In fact, they don’t even want you talking about it. So this week along comes an official report saying (a) this real estate ‘correction’ will be milder than the Big One of the early 1990s, and (b) prices will actually start swelling again, likely in 2026.
Seriously. The federal housing agency, CMHC, is sticking by that story.
This comes in the teeth of the withering industry news we relayed here just days ago. How could you forget it? Developer blood and builder guts everywhere…
“Forget achieving the federal government’s goal of 500,000 homes per year, over the next few years it will be a stretch to keep annual housing starts in the 200,000 range,” said the industry in a media release. “Due to layoffs and a drought in future housing supply, residential construction workers and hardworking families looking to find a home in the 2027-2031 period will be the ones that bear the brunt of inaction.”
Last month in the country’s biggest market a scant 300 new units sold. Despite what three levels of government have done to slash red tape, speed up approvals and trash local zoning regs, that was 42% below piteous year-ago levels and a devastating 81% under the ten-year average.
New project launches are at a record low. Dozens of developments have been mothballed. Condo sales are running 90% below the long-term norm and single-family home sales have sunk 60%. Inventory is piling up. In the GTA alone there are now 22,245 unsold units, of which 16,447 are condominiums. This is the greatest amount on record – enough to satisfy the market for 20 months if a single new unit were not built until the summer of 2027. And by then, says the Building Industry and Land Development association, thousands of trades would be laid off.
This sounds like an utter disaster. It would pretty much nuke PM Carney’s plan to throw up a half million new housing units a year, further swamping supply and (maybe) leading to cheaper homes. As you know, both Ottawa and the provinces have turned into one-trick ponies when it comes to real estate. Build more. Throw money around to make it happen. So far, crickets.

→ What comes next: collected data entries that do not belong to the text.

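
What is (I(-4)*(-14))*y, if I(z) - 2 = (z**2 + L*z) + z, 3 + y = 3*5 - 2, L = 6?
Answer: 1400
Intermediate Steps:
y = 10 (y = -3 + (3*5 - 2) = -3 + (15 - 2) = -3 + 13 = 10)
I(z) = 2 + z**2 + 7*z (I(z) = 2 + ((z**2 + 6*z) + z) = 2 + (z**2 + 7*z) = 2 + z**2 + 7*z)
(I(-4)*(-14))*y = ((2 + (-4)**2 + 7*(-4))*(-14))*10 = ((2 + 16 - 28)*(-14))*10 = -10*(-14)*10 = 140*10 = 1400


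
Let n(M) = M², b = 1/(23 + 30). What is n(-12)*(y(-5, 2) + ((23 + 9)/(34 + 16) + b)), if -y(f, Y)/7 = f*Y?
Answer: 13481712/1325 ≈ 10175.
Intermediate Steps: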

Meanwhile the greatest impediment to rekindling the house-building sector (critical to sustained GDP growth and jobs) are buyers who ain’t buying. The biggest reasons are a lack of financing and a dearth of confidence. The first is being addressed by the Bank of Canada, which has started a progression of rate cuts. The second is CMHC’s message. If this is not the bottom, it suggests, we’re pretty damn close.
“Several factors point to a softer correction and a less severe outlook than the 1990s crash,” it claims.
First, this downturn has already approximated the price plop of 35 years ago, when a limp economy and soaring rates killed off housing. Look at the sicko condo market, it says. If the peak in 2022 was 100 then today we’re at 74, says the agency. On the same scale the crash of the Nineties flamed out when it hit 70. Close enough. So CHMC says prices should start climbing in the coming months and recover four years faster then during the last rout.
Moreover, in the 1990s there was a vision recession. Not so now. Any economic downturn is expected to be, like me, short and benign. And decades ago interest rates were ridiculous – mortgages at 14%. Today home loans are 4%, on their way down. Finally, in the 1990s there was a surge in the jobless rate – 10.3% in 1991 with 1.5 million people tossed out on their fannies by June of that year. We’re shedding workers again now, but at a far more modest pace – which is why interest rates are falling.
Another safeguard is lending regs. There was no stress test in the 1990s. More people over-extended and were caught when prices tanked. Back then banks financed new projects when they were 50% sold, while now that threshold is 70%. Finally, CMHC says the real estate boom of the late 1980s was fuelled by speculation, FOMO and buyer panic. Today housing has increased in value more because of population growth.
So, kids, your leaders wish to inform you that the housing crash has been called off. The 50% price plunge, making homes widely affordable again, has been cancelled. The new housing czar himself has stated there are no plans afoot that would obliterate the heaps of equity that existing property owners have amassed. This is (probably) it. The bottom.
Could segments of the market sink further?
Of course. Look at the assignments now being flogged. Brutal. And homes in Bunnypatch have shed a lot of the Covid premium, with more to come. Condo listings are massive with scads of investors bailing out as rents fall and expense rise.
But, say the feds, this is temporary. Seriously. Go buy a house. Be a patriot.
About the picture: “Get a puppy they said,” writes Della. “It will be fun they said. It really didn’t take much convincing for me to say yes to another dog. Some people call me crazy. But at least I don’t have time to be worried about all the nonsense going on in the world right now! I’m back to laughing again! Good for the soul.”